The future of City Hall remains a relative question mark.
While the city continues to make waves preparing to move its employees to clear space, and ultimately demolish City Hall, the end game of legal battles remains unclear.
The city of El Paso previously took legal action to vacate their current property at 2 Civic Plaza Road, to build a baseball park. The park would be home of the Tucson Padres, a team that was purchased by a group of El Paso-based businessmen under the name of MountainStar LLC.
On Tuesday, city representatives were expected to discuss the options of placing a petition, certified by the city clerk after more than 5,000 signatures were certified on a May ballot. Instead, representatives voted a motion to do so down by a vote of 5 to 3. Representatives Emma Acosta, Eddie Holguin and Carl Robinson were the lone representatives voting to put the petition on the ballot.
Legally the petition must go before the voters. The city doesn't dispute that fact, however, they are waiting to put the May ballot together because they expect to have amendments to the El Paso city charter included.
Due to the Voting Rights Act, Texas must submit a ballot to the Department of Justice for approval before any vote can take place. But city staff and hired attorneys say that wouldn't need to take place until February.
But whether a vote of El Pasoans would ultimately undo the city's plan to demolish City Hall remains a question.
Lowell Denton, who has represented the city of El Paso in several pieces of litigation tied to the demolition of City Hall, gave a presentation explaining where the city is at.
He made it clear his presentation was not legal opinion before stating, "There is not a right for the court to stop something that has been properly authorized just because there may be future legislative action, or an election, in the future that might change the outcome. Again, that's a general principle that won't be resolved until court rulings in pending cases."
The court ruling he refers to is a lawsuit currently pending against the city of El Paso. Salvador Gomez, who started the initial petition to repeal a resolution signed in June of this year, will be in court on January 10, 2013. The outcome of that lawsuit will likely determine whether a future vote pertaining to the site of City Hall can stop a wrecking ball.
However, questions exist about the ballot language.
Because Gomez' petition was voted down by City Council in September, his next step was to collect enough votes to bring the issue forward for a vote of the people.
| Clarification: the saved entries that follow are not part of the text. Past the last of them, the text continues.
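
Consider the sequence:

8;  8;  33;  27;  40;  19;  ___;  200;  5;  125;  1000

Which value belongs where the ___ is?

64

The terms cycle through 3 interleaved subsequences.
Subsequence A = 8, 27, ?, 125: consecutive cubes n³ from n = 2.
Subsequence B = 8, 40, 200, 1000: multiplying by 5 each time.
Subsequence C = 33, 19, 5: subtracting 14 each time.
Filling subsequence A at index 3 by its rule yields 64.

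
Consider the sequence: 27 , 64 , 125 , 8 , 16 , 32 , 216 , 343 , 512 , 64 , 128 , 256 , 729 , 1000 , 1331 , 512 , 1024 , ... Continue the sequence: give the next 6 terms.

2048, 1728, 2197, 2744, 4096, 8192

Reading positions in blocks of 6 reveals the pattern AAABBB — 2 tracks woven together.
Track A: 27, 64, 125, 216, 343, 512, 729, 1000, 1331 — the cubes 3³, 4³, 5³, ….
Track B: 8, 16, 32, 64, 128, 256, 512, 1024 — powers of 2.
Position 18 falls in track B as its term 9, giving 2048.
Position 19 → track A, term 10 = 1728.
Position 20 → track A, term 11 = 2197.
The 21st slot belongs to track A; its 12th term is 2744.
The 22nd slot belongs to track B; its 10th term is 4096.
The 23rd slot belongs to track B; its 11th term is 8192.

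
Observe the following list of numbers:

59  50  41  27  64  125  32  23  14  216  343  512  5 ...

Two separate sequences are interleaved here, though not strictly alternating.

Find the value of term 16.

Reading positions in blocks of 6 reveals the pattern AAABBB — 2 tracks woven together.
Track A is 59, 50, 41, 32, 23, 14, 5, which is arithmetic with common difference −9.
Track B is 27, 64, 125, 216, 343, 512, which is consecutive cubes n³ from n = 3.
The 16th slot belongs to track B; its 7th term is 729.

729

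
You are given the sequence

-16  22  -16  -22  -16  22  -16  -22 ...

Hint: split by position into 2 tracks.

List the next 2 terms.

-16, 22

Split by position mod 2 into 2 tracks.
Track A = -16, -16, -16, -16: the constant sequence -16.
Track B = 22, -22, 22, -22: alternating ±22.
The 9th slot belongs to track A; its 5th term is -16.
Term 10 comes from track B (its 5th entry): 22.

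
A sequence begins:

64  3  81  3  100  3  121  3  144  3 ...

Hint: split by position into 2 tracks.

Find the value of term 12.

Odd-indexed and even-indexed terms follow separate rules.
Subsequence A: 64, 81, 100, 121, 144 (perfect squares starting at 8²).
Subsequence B: 3, 3, 3, 3, 3 (the constant sequence 3).
Position 12 falls in subsequence B as its term 6, giving 3.

3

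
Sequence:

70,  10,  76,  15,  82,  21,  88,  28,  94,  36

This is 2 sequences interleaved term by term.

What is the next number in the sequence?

100

Odd-indexed and even-indexed terms follow separate rules.
Subsequence A = 70, 76, 82, 88, 94: adding 6 each time.
Subsequence B = 10, 15, 21, 28, 36: triangular numbers n(n+1)/2 for n = 4, 5, ….
The 11th slot belongs to subsequence A; its 6th term is 100.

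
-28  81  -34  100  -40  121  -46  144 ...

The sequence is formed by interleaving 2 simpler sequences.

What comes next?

Split by position mod 2 into 2 tracks.
Stream A: -28, -34, -40, -46 (subtracting 6 each time).
Stream B: 81, 100, 121, 144 (the squares 9², 10², 11², …).
Position 9 falls in stream A as its term 5, giving -52.

-52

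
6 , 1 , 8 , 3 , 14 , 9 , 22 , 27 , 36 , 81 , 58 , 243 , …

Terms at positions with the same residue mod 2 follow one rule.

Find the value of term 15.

152

Positions 1, 3, 5, … form one subsequence and positions 2, 4, 6, … form another.
Stream A is 6, 8, 14, 22, 36, 58, which is each term equals the sum of the previous two.
Stream B is 1, 3, 9, 27, 81, 243, which is powers of 3.
Term 15 comes from stream A (its 8th entry): 152.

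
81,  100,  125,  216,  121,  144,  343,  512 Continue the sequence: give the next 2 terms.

Positions follow the repeating pattern AABB; grouping by letter gives 2 tracks.
Stream A is 81, 100, 121, 144, which is consecutive squares n² from n = 9.
Stream B is 125, 216, 343, 512, which is perfect cubes starting at 5³.
Term 9 comes from stream A (its 5th entry): 169.
The 10th slot belongs to stream A; its 6th term is 196.

169, 196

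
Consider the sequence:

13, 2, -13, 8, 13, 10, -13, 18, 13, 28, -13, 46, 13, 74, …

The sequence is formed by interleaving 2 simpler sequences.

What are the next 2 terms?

Split by position mod 2 into 2 tracks.
Stream A: 13, -13, 13, -13, 13, -13, 13 — alternating ±13.
Stream B: 2, 8, 10, 18, 28, 46, 74 — a Fibonacci-like recurrence a_n = a_{n-1} + a_{n-2}.
Position 15 → stream A, term 8 = -13.
Position 16 falls in stream B as its term 8, giving 120.

-13, 120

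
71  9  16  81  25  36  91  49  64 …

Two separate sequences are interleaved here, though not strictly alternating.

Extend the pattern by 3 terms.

Reading positions in blocks of 3 reveals the pattern ABB — 2 tracks woven together.
Track A: 71, 81, 91 (arithmetic, step +10).
Track B: 9, 16, 25, 36, 49, 64 (consecutive squares n² from n = 3).
Term 10 comes from track A (its 4th entry): 101.
Position 11 falls in track B as its term 7, giving 81.
Term 12 comes from track B (its 8th entry): 100.

101, 81, 100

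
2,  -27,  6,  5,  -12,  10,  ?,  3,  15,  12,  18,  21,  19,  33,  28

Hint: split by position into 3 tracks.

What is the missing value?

Split by position mod 3 into 3 tracks.
Subsequence A is 2, 5, ?, 12, 19, which is Fibonacci-style (each term is the sum of the two before it).
Subsequence B is -27, -12, 3, 18, 33, which is arithmetic, step +15.
Subsequence C is 6, 10, 15, 21, 28, which is triangular numbers starting at T_3.
So the missing entry in subsequence A is 7.

7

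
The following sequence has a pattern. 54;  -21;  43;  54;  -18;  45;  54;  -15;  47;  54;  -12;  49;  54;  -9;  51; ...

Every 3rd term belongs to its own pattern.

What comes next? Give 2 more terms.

The terms cycle through 3 interleaved subsequences.
Subsequence A is 54, 54, 54, 54, 54, which is always 54.
Subsequence B is -21, -18, -15, -12, -9, which is adding 3 each time.
Subsequence C is 43, 45, 47, 49, 51, which is adding 2 each time.
Term 16 comes from subsequence A (its 6th entry): 54.
Position 17 falls in subsequence B as its term 6, giving -6.

54, -6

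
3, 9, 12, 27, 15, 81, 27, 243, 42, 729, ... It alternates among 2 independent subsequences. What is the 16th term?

The terms cycle through 2 interleaved subsequences.
Subsequence A is 3, 12, 15, 27, 42, which is Fibonacci-style (each term is the sum of the two before it).
Subsequence B is 9, 27, 81, 243, 729, which is multiplying by 3 each time.
The 16th slot belongs to subsequence B; its 8th term is 19683.

19683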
He did just that. However, there remains questions about what his petition would do.
The city attorney, Sylvia Firth, and legal counsel hired by the city of El Paso have questioned if that language would, in fact, stop the demolition of City Hall. The two sides, obviously, don't agree.
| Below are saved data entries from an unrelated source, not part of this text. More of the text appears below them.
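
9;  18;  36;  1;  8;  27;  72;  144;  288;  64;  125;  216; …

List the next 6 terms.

Reading positions in blocks of 6 reveals the pattern AAABBB — 2 tracks woven together.
Track A: 9, 18, 36, 72, 144, 288. A geometric progression (common ratio 2).
Track B: 1, 8, 27, 64, 125, 216. Perfect cubes starting at 1³.
Position 13 → track A, term 7 = 576.
The 14th slot belongs to track A; its 8th term is 1152.
Position 15 falls in track A as its term 9, giving 2304.
Position 16 → track B, term 7 = 343.
Term 17 comes from track B (its 8th entry): 512.
The 18th slot belongs to track B; its 9th term is 729.

576, 1152, 2304, 343, 512, 729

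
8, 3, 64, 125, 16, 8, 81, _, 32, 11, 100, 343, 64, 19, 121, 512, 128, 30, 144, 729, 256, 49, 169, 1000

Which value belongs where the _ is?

216

Taking every 4th term gives 4 separate tracks.
Stream A: 8, 16, 32, 64, 128, 256 (powers 2^3, 2^4, 2^5, …).
Stream B: 3, 8, 11, 19, 30, 49 (Fibonacci-style (each term is the sum of the two before it)).
Stream C: 64, 81, 100, 121, 144, 169 (the squares 8², 9², 10², …).
Stream D: 125, ?, 343, 512, 729, 1000 (the cubes 5³, 6³, 7³, …).
Stream D's pattern makes the blank 216.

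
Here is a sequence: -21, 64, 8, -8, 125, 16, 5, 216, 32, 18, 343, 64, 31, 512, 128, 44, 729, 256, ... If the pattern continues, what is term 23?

Read the sequence 3 terms at a time; column i is its own pattern.
Stream A: -21, -8, 5, 18, 31, 44 (arithmetic, step +13).
Stream B: 64, 125, 216, 343, 512, 729 (consecutive cubes n³ from n = 4).
Stream C: 8, 16, 32, 64, 128, 256 (powers 2^3, 2^4, 2^5, …).
The 23rd slot belongs to stream B; its 8th term is 1331.

1331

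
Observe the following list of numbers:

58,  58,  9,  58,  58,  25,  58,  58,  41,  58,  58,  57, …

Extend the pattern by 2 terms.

58, 58

Reading positions in blocks of 3 reveals the pattern AAB — 2 tracks woven together.
Track A: 58, 58, 58, 58, 58, 58, 58, 58. The constant sequence 58.
Track B: 9, 25, 41, 57. Linear: a_n = -7 + 16·n.
Position 13 → track A, term 9 = 58.
Position 14 falls in track A as its term 10, giving 58.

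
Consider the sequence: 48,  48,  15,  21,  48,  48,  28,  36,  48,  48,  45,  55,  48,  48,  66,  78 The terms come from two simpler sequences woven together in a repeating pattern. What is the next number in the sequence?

48

The slot pattern repeats as AABB (period 4), so there are 2 interleaved tracks.
Track A: 48, 48, 48, 48, 48, 48, 48, 48 — always 48.
Track B: 15, 21, 28, 36, 45, 55, 66, 78 — the triangular numbers T_5, T_6, ….
Term 17 comes from track A (its 9th entry): 48.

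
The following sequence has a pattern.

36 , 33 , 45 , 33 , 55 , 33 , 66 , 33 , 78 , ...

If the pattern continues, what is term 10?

33

Odd-indexed and even-indexed terms follow separate rules.
Track A = 36, 45, 55, 66, 78: triangular numbers n(n+1)/2 for n = 8, 9, ….
Track B = 33, 33, 33, 33: the constant sequence 33.
Position 10 → track B, term 5 = 33.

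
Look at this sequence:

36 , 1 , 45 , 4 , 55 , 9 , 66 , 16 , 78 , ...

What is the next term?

25

Odd-indexed and even-indexed terms follow separate rules.
Subsequence A: 36, 45, 55, 66, 78 — triangular numbers starting at T_8.
Subsequence B: 1, 4, 9, 16 — consecutive squares n² from n = 1.
The 10th slot belongs to subsequence B; its 5th term is 25.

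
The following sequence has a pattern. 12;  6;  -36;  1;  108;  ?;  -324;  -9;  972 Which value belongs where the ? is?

-4

Odd-indexed and even-indexed terms follow separate rules.
Stream A = 12, -36, 108, -324, 972: multiplying by -3 each time.
Stream B = 6, 1, ?, -9: arithmetic with common difference −5.
So the missing entry in stream B is -4.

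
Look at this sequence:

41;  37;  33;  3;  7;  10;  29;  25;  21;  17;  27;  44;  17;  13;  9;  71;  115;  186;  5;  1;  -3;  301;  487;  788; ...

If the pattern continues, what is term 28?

1275

The slot pattern repeats as AAABBB (period 6), so there are 2 interleaved tracks.
Track A: 41, 37, 33, 29, 25, 21, 17, 13, 9, 5, 1, -3 (linear: a_n = 45 − 4·n).
Track B: 3, 7, 10, 17, 27, 44, 71, 115, 186, 301, 487, 788 (a Fibonacci-like recurrence a_n = a_{n-1} + a_{n-2}).
The 28th slot belongs to track B; its 13th term is 1275.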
"The wording is perfect," said Gomez. "It's being brought under scrutiny solely as a delay tactic."
But when David Ochoa, another man attempting to stop the destruction of City Hall, spoke before the city he questioned the language too.
"That's ridiculous," said Ochoa, after a city employee read the petition into the record. "I can't follow it, and I'm reading it."
Ochoa wants a vote before the people, but was upset with the wording. The city attorney stated during council's session that the wording couldn't be changed. That petition language would eventually become ballot language per the city charter.
Ochoa, and others, are now circulating a second petition that aims to also be on a May ballot. That ballot clearly requests that City Hall should not be demolished before an election is put before the voters of El Paso.
Whether two ballot items being placed on the same ballot would confuse voters remains a question to be answered. Asked about it, the city attorney declined to speculate.
"We'll get to that if it happens, but that is an issue as well," said Firth.
Salvador Gomez' lawsuit will next be discussed in a Texas state court on January 10, 2013. In the meantime, a plan is being made to move City Hall employees to temporary offices in preparation for the demolition of City Hall.